Moins de six mois après, ce fut une autre affaire. Une truie d’humeur vagabonde, entravée pourtant avec un « tabasteau », ou billot, au col, s’écarta du troupeau des aumailles et entra en forêt. Rencontrée de male chance par Malivert, il s’ensuivit un nouveau « verbal », comme disait Bertrand. Seulement, une amende de vingt sous, tarif légal par tête porcine, c’était peu ; aussi, pour corser la contravention, le garde y ajouta bravement tout le troupeau : vingt-sept brebis, trois chèvres et même la bourrique, ce qui, à raison de quarante sous d’amende par bête à laine, de trois francs pour la bourrique et de quatre francs par chèvre, arrondit les amendes à soixante-dix francs, plus les frais. Ainsi jugea le tribunal, malgré les vives dénégations de Pierre.

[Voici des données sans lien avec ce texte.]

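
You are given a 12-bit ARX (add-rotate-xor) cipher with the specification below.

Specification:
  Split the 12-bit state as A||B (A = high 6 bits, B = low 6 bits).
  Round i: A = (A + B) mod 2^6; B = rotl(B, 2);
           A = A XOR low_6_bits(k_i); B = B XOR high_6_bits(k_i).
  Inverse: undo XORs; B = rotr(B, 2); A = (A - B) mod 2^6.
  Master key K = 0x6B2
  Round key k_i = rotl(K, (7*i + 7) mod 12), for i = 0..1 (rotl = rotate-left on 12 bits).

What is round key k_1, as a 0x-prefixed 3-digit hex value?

K = 0x6B2
k_0 = rotl(K, (7*0+7) mod 12) = rotl(K, 7) = 0x935
k_1 = rotl(K, (7*1+7) mod 12) = rotl(K, 2) = 0xAC9

0xAC9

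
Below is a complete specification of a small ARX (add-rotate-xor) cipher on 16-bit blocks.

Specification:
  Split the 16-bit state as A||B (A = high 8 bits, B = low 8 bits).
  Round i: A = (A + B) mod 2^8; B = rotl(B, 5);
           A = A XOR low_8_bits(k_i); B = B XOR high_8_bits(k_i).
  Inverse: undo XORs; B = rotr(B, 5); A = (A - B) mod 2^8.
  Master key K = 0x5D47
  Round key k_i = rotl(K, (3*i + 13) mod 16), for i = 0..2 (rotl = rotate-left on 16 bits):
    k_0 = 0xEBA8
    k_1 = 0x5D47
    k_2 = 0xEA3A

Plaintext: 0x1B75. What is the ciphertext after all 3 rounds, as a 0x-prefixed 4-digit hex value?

s_0 = plaintext = 0x1B75
s_1 = Round(s_0, k_0) = 0x3845
s_2 = Round(s_1, k_1) = 0x3AF5
s_3 = Round(s_2, k_2) = 0x1554

0x1554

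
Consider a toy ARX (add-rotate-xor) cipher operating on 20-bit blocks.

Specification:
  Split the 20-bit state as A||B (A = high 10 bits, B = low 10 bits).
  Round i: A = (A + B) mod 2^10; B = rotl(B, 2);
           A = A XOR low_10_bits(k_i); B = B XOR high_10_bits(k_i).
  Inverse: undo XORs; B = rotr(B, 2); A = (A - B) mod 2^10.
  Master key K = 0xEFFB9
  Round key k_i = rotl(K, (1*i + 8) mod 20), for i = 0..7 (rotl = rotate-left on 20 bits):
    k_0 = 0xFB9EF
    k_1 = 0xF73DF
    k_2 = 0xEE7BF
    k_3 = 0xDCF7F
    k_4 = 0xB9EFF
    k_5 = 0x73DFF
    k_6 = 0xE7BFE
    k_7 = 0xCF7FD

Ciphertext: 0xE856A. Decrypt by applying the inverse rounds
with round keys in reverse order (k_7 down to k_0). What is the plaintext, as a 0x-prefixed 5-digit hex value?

s_0 = ciphertext = 0xE856A
s_1 = InvRound(s_0, k_7) = 0x31F95
s_2 = InvRound(s_1, k_6) = 0x0DF02
s_3 = InvRound(s_2, k_5) = 0x055B3
s_4 = InvRound(s_3, k_4) = 0x854D5
s_5 = InvRound(s_4, k_3) = 0xA06E9
s_6 = InvRound(s_5, k_2) = 0x3A854
s_7 = InvRound(s_6, k_1) = 0x94CE2
s_8 = InvRound(s_7, k_0) = 0xBE4C3

0xBE4C3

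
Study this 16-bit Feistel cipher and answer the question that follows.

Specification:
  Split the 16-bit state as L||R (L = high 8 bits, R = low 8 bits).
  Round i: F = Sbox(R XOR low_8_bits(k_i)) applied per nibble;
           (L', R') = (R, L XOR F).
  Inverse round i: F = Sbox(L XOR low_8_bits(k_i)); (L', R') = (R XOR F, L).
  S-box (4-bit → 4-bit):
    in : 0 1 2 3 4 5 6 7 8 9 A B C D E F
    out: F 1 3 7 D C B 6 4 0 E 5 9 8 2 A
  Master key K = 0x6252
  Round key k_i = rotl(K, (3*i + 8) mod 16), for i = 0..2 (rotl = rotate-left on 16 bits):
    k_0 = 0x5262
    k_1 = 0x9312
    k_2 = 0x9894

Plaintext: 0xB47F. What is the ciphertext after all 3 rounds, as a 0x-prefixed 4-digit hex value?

0x2DFC

s_0 = plaintext = 0xB47F
s_1 = Round(s_0, k_0) = 0x7FAC
s_2 = Round(s_1, k_1) = 0xAC2D
s_3 = Round(s_2, k_2) = 0x2DFC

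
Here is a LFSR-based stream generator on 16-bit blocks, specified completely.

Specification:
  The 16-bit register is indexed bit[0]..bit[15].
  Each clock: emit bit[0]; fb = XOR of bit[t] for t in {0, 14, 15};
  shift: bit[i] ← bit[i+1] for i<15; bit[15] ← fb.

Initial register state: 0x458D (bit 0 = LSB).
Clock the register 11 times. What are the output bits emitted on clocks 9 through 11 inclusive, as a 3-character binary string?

101

reg_0 = 0x458D
clock 1: out=1, reg = 0x22C6
clock 2: out=0, reg = 0x1163
clock 3: out=1, reg = 0x88B1
clock 4: out=1, reg = 0x4458
clock 5: out=0, reg = 0xA22C
clock 6: out=0, reg = 0xD116
clock 7: out=0, reg = 0x688B
clock 8: out=1, reg = 0x3445
clock 9: out=1, reg = 0x9A22
clock 10: out=0, reg = 0xCD11
clock 11: out=1, reg = 0xE688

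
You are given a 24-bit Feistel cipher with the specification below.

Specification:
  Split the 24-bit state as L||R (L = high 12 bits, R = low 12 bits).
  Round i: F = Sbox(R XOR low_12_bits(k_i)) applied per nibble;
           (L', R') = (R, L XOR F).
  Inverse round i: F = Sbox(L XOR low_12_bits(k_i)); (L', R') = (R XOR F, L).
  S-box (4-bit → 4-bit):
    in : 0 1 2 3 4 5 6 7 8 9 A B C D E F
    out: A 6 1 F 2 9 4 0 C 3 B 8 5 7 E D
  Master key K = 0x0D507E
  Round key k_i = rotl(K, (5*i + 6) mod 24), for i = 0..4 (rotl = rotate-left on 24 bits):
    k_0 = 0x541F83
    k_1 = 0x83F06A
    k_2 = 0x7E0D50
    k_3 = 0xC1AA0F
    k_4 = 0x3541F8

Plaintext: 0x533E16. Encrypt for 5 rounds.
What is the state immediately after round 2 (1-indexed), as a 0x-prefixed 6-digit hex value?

0x30A15C

s_0 = plaintext = 0x533E16
s_1 = Round(s_0, k_0) = 0xE1630A
s_2 = Round(s_1, k_1) = 0x30A15C
s_3 = Round(s_2, k_2) = 0x15C6AF
s_4 = Round(s_3, k_3) = 0x6AF4E6
s_5 = Round(s_4, k_4) = 0x4E6FC1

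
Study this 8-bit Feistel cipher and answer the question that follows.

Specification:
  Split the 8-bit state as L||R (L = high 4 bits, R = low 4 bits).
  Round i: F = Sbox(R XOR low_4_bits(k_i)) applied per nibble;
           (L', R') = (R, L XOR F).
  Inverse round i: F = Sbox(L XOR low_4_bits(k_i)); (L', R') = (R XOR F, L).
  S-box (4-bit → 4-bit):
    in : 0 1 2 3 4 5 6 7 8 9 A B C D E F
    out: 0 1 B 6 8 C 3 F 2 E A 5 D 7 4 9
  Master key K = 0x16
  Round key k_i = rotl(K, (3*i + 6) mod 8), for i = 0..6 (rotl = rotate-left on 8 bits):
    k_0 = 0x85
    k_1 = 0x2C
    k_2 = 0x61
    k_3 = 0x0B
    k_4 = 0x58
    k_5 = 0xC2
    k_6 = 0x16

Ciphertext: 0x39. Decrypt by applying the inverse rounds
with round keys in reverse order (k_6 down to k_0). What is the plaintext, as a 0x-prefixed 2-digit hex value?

s_0 = ciphertext = 0x39
s_1 = InvRound(s_0, k_6) = 0x53
s_2 = InvRound(s_1, k_5) = 0xC5
s_3 = InvRound(s_2, k_4) = 0xDC
s_4 = InvRound(s_3, k_3) = 0xFD
s_5 = InvRound(s_4, k_2) = 0x9F
s_6 = InvRound(s_5, k_1) = 0x39
s_7 = InvRound(s_6, k_0) = 0xA3

0xA3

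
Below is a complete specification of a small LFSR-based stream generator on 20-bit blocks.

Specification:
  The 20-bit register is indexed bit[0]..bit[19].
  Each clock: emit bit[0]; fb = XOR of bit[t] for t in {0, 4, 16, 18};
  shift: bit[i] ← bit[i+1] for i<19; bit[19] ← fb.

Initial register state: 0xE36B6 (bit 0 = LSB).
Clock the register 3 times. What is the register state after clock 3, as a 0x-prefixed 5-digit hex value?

reg_0 = 0xE36B6
clock 1: out=0, reg = 0x71B5B
clock 2: out=1, reg = 0x38DAD
clock 3: out=1, reg = 0x1C6D6

0x1C6D6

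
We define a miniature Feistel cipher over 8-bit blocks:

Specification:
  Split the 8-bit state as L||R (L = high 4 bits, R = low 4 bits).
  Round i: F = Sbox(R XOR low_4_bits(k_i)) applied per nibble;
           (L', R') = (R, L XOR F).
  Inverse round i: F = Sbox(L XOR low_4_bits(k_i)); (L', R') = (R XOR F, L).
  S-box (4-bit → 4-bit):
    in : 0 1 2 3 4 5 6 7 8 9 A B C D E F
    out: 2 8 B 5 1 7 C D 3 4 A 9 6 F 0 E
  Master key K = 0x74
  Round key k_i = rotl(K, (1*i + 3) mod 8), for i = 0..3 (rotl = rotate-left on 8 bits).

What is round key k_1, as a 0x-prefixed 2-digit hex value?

K = 0x74
k_0 = rotl(K, (1*0+3) mod 8) = rotl(K, 3) = 0xA3
k_1 = rotl(K, (1*1+3) mod 8) = rotl(K, 4) = 0x47

0x47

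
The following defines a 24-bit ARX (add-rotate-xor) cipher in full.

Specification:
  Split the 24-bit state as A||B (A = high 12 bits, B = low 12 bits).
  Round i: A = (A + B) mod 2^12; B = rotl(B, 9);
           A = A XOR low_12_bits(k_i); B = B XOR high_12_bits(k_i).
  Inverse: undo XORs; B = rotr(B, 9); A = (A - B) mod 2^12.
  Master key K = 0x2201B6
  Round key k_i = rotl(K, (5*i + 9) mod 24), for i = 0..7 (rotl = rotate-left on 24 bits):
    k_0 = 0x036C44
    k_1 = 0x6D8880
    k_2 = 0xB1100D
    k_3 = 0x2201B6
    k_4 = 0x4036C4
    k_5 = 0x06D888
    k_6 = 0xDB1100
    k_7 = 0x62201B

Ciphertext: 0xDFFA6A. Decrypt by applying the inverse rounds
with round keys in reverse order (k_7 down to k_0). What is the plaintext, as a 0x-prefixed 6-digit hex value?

0xC4D24C

s_0 = ciphertext = 0xDFFA6A
s_1 = InvRound(s_0, k_7) = 0xB9E246
s_2 = InvRound(s_1, k_6) = 0xADFFBF
s_3 = InvRound(s_2, k_5) = 0x3C0E97
s_4 = InvRound(s_3, k_4) = 0x05F4A5
s_5 = InvRound(s_4, k_3) = 0xDBE42B
s_6 = InvRound(s_5, k_2) = 0x3DC9D7
s_7 = InvRound(s_6, k_1) = 0x2DD87F
s_8 = InvRound(s_7, k_0) = 0xC4D24C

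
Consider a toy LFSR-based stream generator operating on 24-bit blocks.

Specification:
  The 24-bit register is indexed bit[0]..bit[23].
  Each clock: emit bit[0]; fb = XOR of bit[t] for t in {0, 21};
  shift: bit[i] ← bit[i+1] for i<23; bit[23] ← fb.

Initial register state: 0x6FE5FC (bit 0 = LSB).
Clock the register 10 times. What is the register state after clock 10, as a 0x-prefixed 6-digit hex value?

0xF1DBF9

reg_0 = 0x6FE5FC
clock 1: out=0, reg = 0xB7F2FE
clock 2: out=0, reg = 0xDBF97F
clock 3: out=1, reg = 0xEDFCBF
clock 4: out=1, reg = 0x76FE5F
clock 5: out=1, reg = 0x3B7F2F
clock 6: out=1, reg = 0x1DBF97
clock 7: out=1, reg = 0x8EDFCB
clock 8: out=1, reg = 0xC76FE5
clock 9: out=1, reg = 0xE3B7F2
clock 10: out=0, reg = 0xF1DBF9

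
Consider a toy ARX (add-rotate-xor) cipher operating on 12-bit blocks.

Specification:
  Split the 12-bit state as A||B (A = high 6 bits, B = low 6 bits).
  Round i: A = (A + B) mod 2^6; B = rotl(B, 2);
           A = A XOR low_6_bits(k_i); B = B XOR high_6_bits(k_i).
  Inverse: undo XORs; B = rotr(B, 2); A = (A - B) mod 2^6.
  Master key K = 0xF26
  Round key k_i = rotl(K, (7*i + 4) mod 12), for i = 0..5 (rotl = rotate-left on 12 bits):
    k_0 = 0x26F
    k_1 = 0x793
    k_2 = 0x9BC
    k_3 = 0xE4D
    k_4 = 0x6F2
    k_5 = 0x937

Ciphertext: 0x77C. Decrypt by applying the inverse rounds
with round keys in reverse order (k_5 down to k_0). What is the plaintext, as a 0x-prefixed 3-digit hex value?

s_0 = ciphertext = 0x77C
s_1 = InvRound(s_0, k_5) = 0x906
s_2 = InvRound(s_1, k_4) = 0xFD7
s_3 = InvRound(s_2, k_3) = 0x1EB
s_4 = InvRound(s_3, k_2) = 0xA13
s_5 = InvRound(s_4, k_1) = 0xA13
s_6 = InvRound(s_5, k_0) = 0x866

0x866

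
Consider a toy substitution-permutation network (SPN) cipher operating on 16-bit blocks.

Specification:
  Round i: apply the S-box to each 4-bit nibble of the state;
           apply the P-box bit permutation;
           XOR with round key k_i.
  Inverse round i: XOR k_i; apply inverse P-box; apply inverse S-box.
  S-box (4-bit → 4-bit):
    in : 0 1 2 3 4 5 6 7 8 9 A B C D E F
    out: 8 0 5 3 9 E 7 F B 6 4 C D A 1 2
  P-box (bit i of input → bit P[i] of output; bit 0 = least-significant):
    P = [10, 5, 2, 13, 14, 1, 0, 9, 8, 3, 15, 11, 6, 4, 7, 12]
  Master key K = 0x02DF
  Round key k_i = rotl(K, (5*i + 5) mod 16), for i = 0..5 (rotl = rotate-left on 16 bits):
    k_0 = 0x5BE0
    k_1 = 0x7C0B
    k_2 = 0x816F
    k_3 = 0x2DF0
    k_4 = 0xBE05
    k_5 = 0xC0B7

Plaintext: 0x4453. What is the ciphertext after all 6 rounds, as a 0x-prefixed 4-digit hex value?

0xE168

s_0 = plaintext = 0x4453
s_1 = Round(s_0, k_0) = 0x4483
s_2 = Round(s_1, k_1) = 0x2369
s_3 = Round(s_2, k_2) = 0xC080
s_4 = Round(s_3, k_3) = 0x5732
s_5 = Round(s_4, k_4) = 0x639B
s_6 = Round(s_5, k_5) = 0xE168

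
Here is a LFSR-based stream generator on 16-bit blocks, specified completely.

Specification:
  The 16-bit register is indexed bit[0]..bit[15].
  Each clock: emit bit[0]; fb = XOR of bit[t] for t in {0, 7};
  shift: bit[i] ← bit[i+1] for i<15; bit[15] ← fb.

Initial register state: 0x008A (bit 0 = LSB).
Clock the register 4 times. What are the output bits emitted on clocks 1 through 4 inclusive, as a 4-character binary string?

reg_0 = 0x008A
clock 1: out=0, reg = 0x8045
clock 2: out=1, reg = 0xC022
clock 3: out=0, reg = 0x6011
clock 4: out=1, reg = 0xB008

0101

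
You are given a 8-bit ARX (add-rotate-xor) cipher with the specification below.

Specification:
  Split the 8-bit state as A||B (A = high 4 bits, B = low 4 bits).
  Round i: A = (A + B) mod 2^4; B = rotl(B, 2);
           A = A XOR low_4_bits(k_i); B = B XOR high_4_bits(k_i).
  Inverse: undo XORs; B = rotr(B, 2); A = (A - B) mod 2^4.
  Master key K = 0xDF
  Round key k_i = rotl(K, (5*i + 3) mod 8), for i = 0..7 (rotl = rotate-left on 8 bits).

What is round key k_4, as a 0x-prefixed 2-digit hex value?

K = 0xDF
k_0 = rotl(K, (5*0+3) mod 8) = rotl(K, 3) = 0xFE
k_1 = rotl(K, (5*1+3) mod 8) = rotl(K, 0) = 0xDF
k_2 = rotl(K, (5*2+3) mod 8) = rotl(K, 5) = 0xFB
k_3 = rotl(K, (5*3+3) mod 8) = rotl(K, 2) = 0x7F
k_4 = rotl(K, (5*4+3) mod 8) = rotl(K, 7) = 0xEF

0xEF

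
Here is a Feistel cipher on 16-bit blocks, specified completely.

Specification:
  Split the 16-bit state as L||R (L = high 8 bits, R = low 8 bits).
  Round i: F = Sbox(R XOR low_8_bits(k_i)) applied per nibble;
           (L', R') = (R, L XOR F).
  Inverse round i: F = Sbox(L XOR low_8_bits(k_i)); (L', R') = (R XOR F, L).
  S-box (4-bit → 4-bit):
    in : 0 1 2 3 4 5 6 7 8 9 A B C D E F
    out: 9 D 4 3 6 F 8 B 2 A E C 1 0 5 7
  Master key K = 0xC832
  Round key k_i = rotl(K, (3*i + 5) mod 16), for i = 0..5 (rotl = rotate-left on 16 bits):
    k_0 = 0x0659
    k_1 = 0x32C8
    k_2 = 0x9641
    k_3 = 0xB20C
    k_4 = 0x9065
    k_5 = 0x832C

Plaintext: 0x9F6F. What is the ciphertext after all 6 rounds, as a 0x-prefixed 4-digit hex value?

0x14B7

s_0 = plaintext = 0x9F6F
s_1 = Round(s_0, k_0) = 0x6FA7
s_2 = Round(s_1, k_1) = 0xA7E8
s_3 = Round(s_2, k_2) = 0xE84D
s_4 = Round(s_3, k_3) = 0x4D85
s_5 = Round(s_4, k_4) = 0x8514
s_6 = Round(s_5, k_5) = 0x14B7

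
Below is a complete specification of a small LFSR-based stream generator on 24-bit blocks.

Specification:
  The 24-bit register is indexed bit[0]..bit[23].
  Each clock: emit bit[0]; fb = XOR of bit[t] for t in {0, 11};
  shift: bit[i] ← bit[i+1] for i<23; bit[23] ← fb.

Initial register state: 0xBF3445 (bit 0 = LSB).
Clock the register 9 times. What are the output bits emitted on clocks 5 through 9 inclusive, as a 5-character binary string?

reg_0 = 0xBF3445
clock 1: out=1, reg = 0xDF9A22
clock 2: out=0, reg = 0xEFCD11
clock 3: out=1, reg = 0x77E688
clock 4: out=0, reg = 0x3BF344
clock 5: out=0, reg = 0x1DF9A2
clock 6: out=0, reg = 0x8EFCD1
clock 7: out=1, reg = 0x477E68
clock 8: out=0, reg = 0xA3BF34
clock 9: out=0, reg = 0xD1DF9A

00100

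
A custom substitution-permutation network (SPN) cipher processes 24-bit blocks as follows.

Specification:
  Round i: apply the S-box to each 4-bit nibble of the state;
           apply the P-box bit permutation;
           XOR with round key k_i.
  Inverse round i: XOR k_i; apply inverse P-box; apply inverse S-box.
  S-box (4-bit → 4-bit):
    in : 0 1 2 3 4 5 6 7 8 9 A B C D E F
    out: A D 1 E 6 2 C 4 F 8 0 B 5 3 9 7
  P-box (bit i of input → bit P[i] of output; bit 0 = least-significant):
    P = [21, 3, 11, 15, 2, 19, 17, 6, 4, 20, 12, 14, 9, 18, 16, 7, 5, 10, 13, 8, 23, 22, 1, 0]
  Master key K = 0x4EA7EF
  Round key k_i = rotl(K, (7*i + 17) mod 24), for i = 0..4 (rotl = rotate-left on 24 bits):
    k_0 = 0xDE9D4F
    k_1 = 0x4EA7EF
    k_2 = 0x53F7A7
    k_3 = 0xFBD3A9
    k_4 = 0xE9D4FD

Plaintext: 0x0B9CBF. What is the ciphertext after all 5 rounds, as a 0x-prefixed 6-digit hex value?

0xA38428

s_0 = plaintext = 0x0B9CBF
s_1 = Round(s_0, k_0) = 0xB680B2
s_2 = Round(s_1, k_1) = 0xB3C42A
s_3 = Round(s_2, k_2) = 0x82C0A2
s_4 = Round(s_3, k_3) = 0x0A918A
s_5 = Round(s_4, k_4) = 0xA38428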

Le soir, au retour de Bergerac, lorsque le maître annonça le résultat, il y eut un beau tapage aux Agrafeils. Tous les communiers, à la fois, juraient, sacraient, reniaient, détestaient la justice, et maudissaient le garde avec des bordées d’injures à double détente.
— Ce brigand-là nous veut faire manger tout notre bien ! s’écria Siméon.
— C’est sûr ! approuva Tiennou.
— Si tous ceux à qui il a fait des canailleries pareilles m’en voulaient croire, nous prendrions nos fourches-fer et nous lui courrions sus comme à un chien enragé ! ajouta Cyprien, qui était colère.
— C’est un méchant homme, et bien injuste, mon pauvre Cyprien — dit la Françoise — mais c’est un homme tout de même, et non un chien.